Amplitude Processing
Amplitude processing includes
- Amplification - increases or decreases the volume of a
waveform or selection. May be constant amplification (in which the same amount
of gain change is applied throughout the audio file) or fade (in which gain
varies over the course of the waveform or selection)
- Channel mixing - create new stereo mixes using the existing
right and left channels as input sources. By recombining and inverting the
channels some very cool stereo imagining effects created. By adding the left
channel with the inverse of the right, and place the result into both channels
on music where the vocals are equally loud on both channels, the vocals will
disappear, or come close to disappearing.

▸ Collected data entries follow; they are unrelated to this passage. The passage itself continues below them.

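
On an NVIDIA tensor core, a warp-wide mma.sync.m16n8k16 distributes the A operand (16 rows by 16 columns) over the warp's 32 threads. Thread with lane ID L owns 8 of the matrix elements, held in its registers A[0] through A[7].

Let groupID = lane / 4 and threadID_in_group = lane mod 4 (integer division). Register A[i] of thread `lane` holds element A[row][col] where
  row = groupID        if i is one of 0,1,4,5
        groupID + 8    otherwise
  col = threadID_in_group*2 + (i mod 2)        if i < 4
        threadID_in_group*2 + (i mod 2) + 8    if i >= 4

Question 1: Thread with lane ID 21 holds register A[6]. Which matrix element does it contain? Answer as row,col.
13,10

lane 21⇒21/4=5, 21 mod 4=1
i=6  r:5+8⇒13  c:2·1+0+8⇒10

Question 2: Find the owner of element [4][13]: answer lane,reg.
18,5

r=4⇒gr=4,Rb=0  c=13⇒Cb=1,th=2,odd=1
L=4*4+2=18  i=1*4+0*2+1=5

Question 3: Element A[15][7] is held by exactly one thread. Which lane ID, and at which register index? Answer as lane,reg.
31,3

r=15->g=7,rb=1  c=7->cb=0,t=3,b0=1
L=7*4+3=31  i=0*4+1*2+1=3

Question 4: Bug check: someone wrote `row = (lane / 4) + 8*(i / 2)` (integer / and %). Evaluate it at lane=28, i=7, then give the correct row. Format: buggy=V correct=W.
`(lane / 4) + 8*(i / 2)`[28,7]⇒31
lane 28⇒28/4=7, 28 mod 4=0
i=7  r:7+8⇒15  c:2·0+1+8⇒9
row: 31 vs 15

buggy=31 correct=15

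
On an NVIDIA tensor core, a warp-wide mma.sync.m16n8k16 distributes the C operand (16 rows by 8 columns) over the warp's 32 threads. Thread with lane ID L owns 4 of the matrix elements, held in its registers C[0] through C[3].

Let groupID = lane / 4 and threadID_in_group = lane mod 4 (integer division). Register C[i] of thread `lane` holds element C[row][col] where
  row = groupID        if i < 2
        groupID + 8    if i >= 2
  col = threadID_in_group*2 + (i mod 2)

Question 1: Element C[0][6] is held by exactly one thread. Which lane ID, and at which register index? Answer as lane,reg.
r=0⇒gr=0,Rb=0  c=6⇒th=3,odd=0
L=0*4+3=3  i=0*2+0=0

3,0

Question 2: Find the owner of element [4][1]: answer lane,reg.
16,1

r=4⇒gr=4,Rb=0  c=1⇒th=0,odd=1
L=4*4+0=16  i=0*2+1=1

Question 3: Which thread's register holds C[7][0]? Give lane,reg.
r: 7->gid=7,r8=0  c: 0->tid=0,i&1=0
L=7*4+0=28  i=0*2+0=0

28,0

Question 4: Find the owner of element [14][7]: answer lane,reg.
27,3

r:14=>grp=6,rB=1  c:7=>tig=3,lo=1
L=6*4+3=27  i=1*2+1=3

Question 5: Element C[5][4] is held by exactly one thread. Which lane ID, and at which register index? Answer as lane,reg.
r: 5->gid=5,r8=0  c: 4->tid=2,i&1=0
L=5*4+2=22  i=0*2+0=0

22,0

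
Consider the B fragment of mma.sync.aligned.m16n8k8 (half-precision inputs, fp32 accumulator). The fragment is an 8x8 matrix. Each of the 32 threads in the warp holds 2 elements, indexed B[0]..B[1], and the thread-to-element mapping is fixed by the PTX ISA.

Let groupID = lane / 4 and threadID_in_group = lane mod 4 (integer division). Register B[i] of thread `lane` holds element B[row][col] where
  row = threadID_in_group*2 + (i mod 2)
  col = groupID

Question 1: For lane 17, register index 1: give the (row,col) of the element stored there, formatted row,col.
3,4

lane 17: g=4 (17/4), t=1 (17%4)
i=1: r=1*2+1=3, c=g=4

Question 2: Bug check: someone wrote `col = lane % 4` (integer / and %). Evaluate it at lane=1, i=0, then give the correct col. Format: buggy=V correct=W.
`lane % 4`[1,0]=>1
lane 1=>1/4=0, 1 mod 4=1
i=0  r:2·1+0=>2  c:0
col: 1 vs 0

buggy=1 correct=0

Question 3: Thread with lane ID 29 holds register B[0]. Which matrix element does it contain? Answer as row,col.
2,7

lane 29⇒29/4=7, 29 mod 4=1
i=0  r:2·1+0⇒2  c:7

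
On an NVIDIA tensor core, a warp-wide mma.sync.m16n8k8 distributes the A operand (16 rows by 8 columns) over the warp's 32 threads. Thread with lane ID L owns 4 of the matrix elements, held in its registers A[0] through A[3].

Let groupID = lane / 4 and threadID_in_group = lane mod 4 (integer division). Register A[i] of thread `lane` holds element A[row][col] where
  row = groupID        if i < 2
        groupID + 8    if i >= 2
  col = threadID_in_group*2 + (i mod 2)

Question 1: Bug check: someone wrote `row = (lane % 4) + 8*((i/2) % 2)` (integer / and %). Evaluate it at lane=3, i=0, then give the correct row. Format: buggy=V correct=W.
buggy=3 correct=0

`(lane % 4) + 8*((i/2) % 2)`[3,0]=>3
lane 3=>3/4=0, 3 mod 4=3
i=0  r:0+0=>0  c:2·3+0=>6
row: 3 vs 0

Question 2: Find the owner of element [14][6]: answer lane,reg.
27,2

r=14⇒gr=6,Rb=1  c=6⇒th=3,odd=0
L=6*4+3=27  i=1*2+0=2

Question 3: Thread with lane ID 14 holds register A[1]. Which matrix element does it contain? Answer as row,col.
3,5

L=14=>grp=14>>2=3, tig=14&3=2
[1]=>row 3+0=3  col 2·2+1=5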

Dynamics processing - varies the output level of a waveform,
based on its input level. We may limit or compress the dynamic range of a
sample so that the perceived loudness is kept below a defined limit, or so
that the waveform's overall dynamic range is kept at roughly the same level.
We can also expand or gate the signal so that low-level signals are reduced
in level, thereby increasing the perceived dynamic range, or so that signals
that fall below a certain threshold [i.e. noise] are eliminated.
- Envelope processing - controls which parts of the wave
are amplified, and by how much from a graphic of the motification to be made
to the amplitude to create more realistic sounding instruments and effects
- Hard limiting - drastically attenuate audio above a certain
threshold, while leaving all audio samples below that threshold alone. Permits
amplification of a piece of audio well beyond where it would normally clip.
Softens the regions that would otherwise be clipping, ensuring that the maximum
sample amplitude does not go above the given limit. Especially usefull for
an audio sample which has a few places where the audio is clipping, avoiding
normalizing down the entire waveform (which would reduce the volume of it).
Hard Limiting will bring down only those portions that are clipping.
- Normalization - Amplifies the selection to within the specified
percentage of the maximum level to achieve the greatest amount of amplification
that will not result in clipping.
- Pan/Expand - pan, or shift, the center channel of a stereo
waveform expanding or narrowing the stereo separation of the left and right
channels. Center Channel Panning makes use of the “surround” and
“center” channels of a stereo recording, where the “surround”
channel is the difference (L-R) of the two original channels, and “center”
is the sum (L+R) of them. Think of a stereo recording as having 4 channels
(left, right, middle, surround), and this effect will pan these channels around.
This type of panning can provide realism to original stereo recordings.